Listen (2020) film – Endearing struggle of the parents

Listen - A Portuguese couple, immigrants from London, face critical quandaries when Social Services decide to take their children away. The film speaks in detail about how the couple handles the hurdles.

‘Listen’ is a Portuguese movie directed by Ana Rocha de Souza, released in October 2020. The film is the official entry from Portugal for the ‘Best International Feature Film’ category at the 93rd Acadamy awards. Of course, as the time eases closer towards the Acadamy Awards, scheduled to take place on April 25, 2021, the attention towards the film will grow. Well, enough of the speculations. Let’s dive in.

The Family

The film begins with the couple Bela (Lúcia Moniz) and Jota (Ruben Garcia) struggling to make their ends meet. They have three children – an elder boy, his sister, and a newborn baby. Even as their daughter’s hearing aid gets damaged beyond repair, they try to hold on to it rather than buying a new one. They send her to the school knowing that the school will scold them for not buying her a new hearing aid. However, they don’t have the financial support to buy her a new one. That becomes a problem, at least by the rules of social services who plan a regular visit to their home.
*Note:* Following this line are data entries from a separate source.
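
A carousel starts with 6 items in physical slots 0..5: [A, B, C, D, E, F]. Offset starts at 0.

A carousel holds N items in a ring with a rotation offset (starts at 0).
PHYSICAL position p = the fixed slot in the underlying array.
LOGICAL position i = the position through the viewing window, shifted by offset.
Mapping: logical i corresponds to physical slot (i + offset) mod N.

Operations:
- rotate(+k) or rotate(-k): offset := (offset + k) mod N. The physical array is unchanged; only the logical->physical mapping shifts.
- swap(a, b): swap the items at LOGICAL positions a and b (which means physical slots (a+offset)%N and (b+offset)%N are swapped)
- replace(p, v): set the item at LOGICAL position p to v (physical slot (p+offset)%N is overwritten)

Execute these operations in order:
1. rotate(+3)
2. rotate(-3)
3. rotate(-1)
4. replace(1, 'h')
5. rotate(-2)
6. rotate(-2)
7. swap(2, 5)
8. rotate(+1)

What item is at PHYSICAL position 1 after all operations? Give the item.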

As they prepare themselves for their visit, something unexpected happens out of the blue. Their little daughter is found to have bruises on her back, which the school takes up seriously. They inform about the bruises to the social services, who then take things into their hands. 

Social Services

Well, that was pretty quick. Let’s slow down a bit. Social services in London and European countries have strict rules and regulations when it comes to childcare. If children are found to be abused by their parents, they will be taken under their care until adopted to foster parents. Though there is no official statement regarding the adoption process, going by the film, this seems to be the case.
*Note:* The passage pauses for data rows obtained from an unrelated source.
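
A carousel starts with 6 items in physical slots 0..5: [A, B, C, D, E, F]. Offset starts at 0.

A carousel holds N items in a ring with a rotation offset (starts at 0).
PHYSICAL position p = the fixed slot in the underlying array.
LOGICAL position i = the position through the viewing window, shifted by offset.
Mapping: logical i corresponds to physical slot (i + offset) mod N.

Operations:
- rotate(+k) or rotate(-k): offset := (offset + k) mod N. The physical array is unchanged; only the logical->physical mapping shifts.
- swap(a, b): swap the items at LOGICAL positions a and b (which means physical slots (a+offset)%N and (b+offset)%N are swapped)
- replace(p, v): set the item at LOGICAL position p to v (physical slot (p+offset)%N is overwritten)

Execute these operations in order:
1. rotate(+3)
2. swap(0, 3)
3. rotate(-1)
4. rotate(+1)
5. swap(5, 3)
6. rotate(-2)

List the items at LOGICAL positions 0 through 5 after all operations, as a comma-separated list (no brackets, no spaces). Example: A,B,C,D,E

Answer: B,D,A,E,F,C

Derivation:
After op 1 (rotate(+3)): offset=3, physical=[A,B,C,D,E,F], logical=[D,E,F,A,B,C]
After op 2 (swap(0, 3)): offset=3, physical=[D,B,C,A,E,F], logical=[A,E,F,D,B,C]
After op 3 (rotate(-1)): offset=2, physical=[D,B,C,A,E,F], logical=[C,A,E,F,D,B]
After op 4 (rotate(+1)): offset=3, physical=[D,B,C,A,E,F], logical=[A,E,F,D,B,C]
After op 5 (swap(5, 3)): offset=3, physical=[C,B,D,A,E,F], logical=[A,E,F,C,B,D]
After op 6 (rotate(-2)): offset=1, physical=[C,B,D,A,E,F], logical=[B,D,A,E,F,C]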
Getting back to the plot, as they await the social services’ visit, they barge in along with the police to take the children away. The bruises on the child, the parents’ ignorance in buying an essential item (hearing aid) bind together to project a picture of non-caring parents to the social services. So they barge in and take the children away.

The split

This scene is beautifully shot – beautiful in the sense that it shatters our hearts. It is so real and blunt that it moves us so hard. As a matter of fact, this reminded me highly of a scene from the Chinese movie ‘Dearest’ wherein both the mothers converse, pleading with one another on how important their child is to each of them. 

Listen (2020) - Bela and Jota
Listen (2020) – Bela and Jota

The scene happens out of the blue that its impact becomes even more precise. The scene’s impact is so strong that we are entirely hooked to it, knowing very well that it is going to change the course of their lives. This scene also sets the direction for the movie to move on further. 
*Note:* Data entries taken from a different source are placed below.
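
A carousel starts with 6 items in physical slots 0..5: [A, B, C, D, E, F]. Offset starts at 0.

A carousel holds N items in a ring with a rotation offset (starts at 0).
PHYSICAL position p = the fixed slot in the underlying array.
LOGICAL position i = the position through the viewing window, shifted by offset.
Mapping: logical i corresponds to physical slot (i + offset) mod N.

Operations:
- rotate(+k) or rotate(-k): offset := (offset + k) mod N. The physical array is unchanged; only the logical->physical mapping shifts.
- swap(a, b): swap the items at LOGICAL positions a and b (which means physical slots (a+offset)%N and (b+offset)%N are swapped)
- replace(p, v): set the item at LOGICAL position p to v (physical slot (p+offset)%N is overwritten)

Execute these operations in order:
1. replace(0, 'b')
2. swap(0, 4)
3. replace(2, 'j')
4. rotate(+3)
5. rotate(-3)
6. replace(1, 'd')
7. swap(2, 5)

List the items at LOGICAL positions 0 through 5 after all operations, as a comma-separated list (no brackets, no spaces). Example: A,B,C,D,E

Answer: E,d,F,D,b,j

Derivation:
After op 1 (replace(0, 'b')): offset=0, physical=[b,B,C,D,E,F], logical=[b,B,C,D,E,F]
After op 2 (swap(0, 4)): offset=0, physical=[E,B,C,D,b,F], logical=[E,B,C,D,b,F]
After op 3 (replace(2, 'j')): offset=0, physical=[E,B,j,D,b,F], logical=[E,B,j,D,b,F]
After op 4 (rotate(+3)): offset=3, physical=[E,B,j,D,b,F], logical=[D,b,F,E,B,j]
After op 5 (rotate(-3)): offset=0, physical=[E,B,j,D,b,F], logical=[E,B,j,D,b,F]
After op 6 (replace(1, 'd')): offset=0, physical=[E,d,j,D,b,F], logical=[E,d,j,D,b,F]
After op 7 (swap(2, 5)): offset=0, physical=[E,d,F,D,b,j], logical=[E,d,F,D,b,j]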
After this incident, there is an exquisite silence that paves the way for us and the characters to restore the breaths. After all, 

                   After a storm comes the calm.

The parents now try in vain to convince the officers. The social services leave them behind as they couldn’t afford to buy children’s essentials. The lawyers leave them behind as they couldn’t afford to hire one. Did they hurt their children? Did they get them back? ‘Listen’ answers these questions through an emotional journey. 

The problems with the system

The film portrays the problems with the current Child care systems across countries. Child care and money are often interlinked together, that the existence of a more important factor called love is often neglected. The same happens here when the children clearly express their wish to be with the parents while the social services have other ideas. Even if the system is, in reality, not as bad as the film tries to portray, there are certain aspects that need to be addressed pretty soon. 

‘Listen’ is a noble attempt at trying to portray a prevailing problem engagingly. Like most films that handle a similar theme, ‘Listen’ also doesn’t try to solve the problems. Rather, it tries to stress the importance of understanding the problem deeply in order to arrive at a solution (Ex – Smuggling Hendrix). 

Listen – The Fall

‘Listen’, despite having a strong first act, fails in its third act due to the cliched execution. The film could have more impactful if the final act were scripted a bit more strongly. The court scene, especially, looks outdated and unwanted, considering the primary theme of the film. The film’s ending is abrupt and leaves behind too many unanswered questions to add to the woes. 

Listen (2020) - Their daughter
Listen (2020) – Their daughter

In fact, it fails to answer the basic questions that would naturally tend the viewers’ pity towards the parents. We are never shown or told how the child got the wound. We are not told of what happens to the boy and the little child. The effort put into the final part seems illogical, especially after setting a strong base with the first and second acts. If not for the poorly executed third act, ‘Listen’ is undoubtedly one of the best films of the year. 

With that being said, this is still a great film to watch. The actors have put in the right amount of effort into conveying the story emotionally within our hearts. A special mention has to be made for Lúcia Moniz’s acting. She steals the show, hands down. She uplifts herself in the courtroom scene. 

Being the official selection from Portugal for the ‘Best International Feature Film’, the film deserves a hearty round of applause. 2020 hasn’t been a great year for us, but there is 2021. And, as always, there is hope.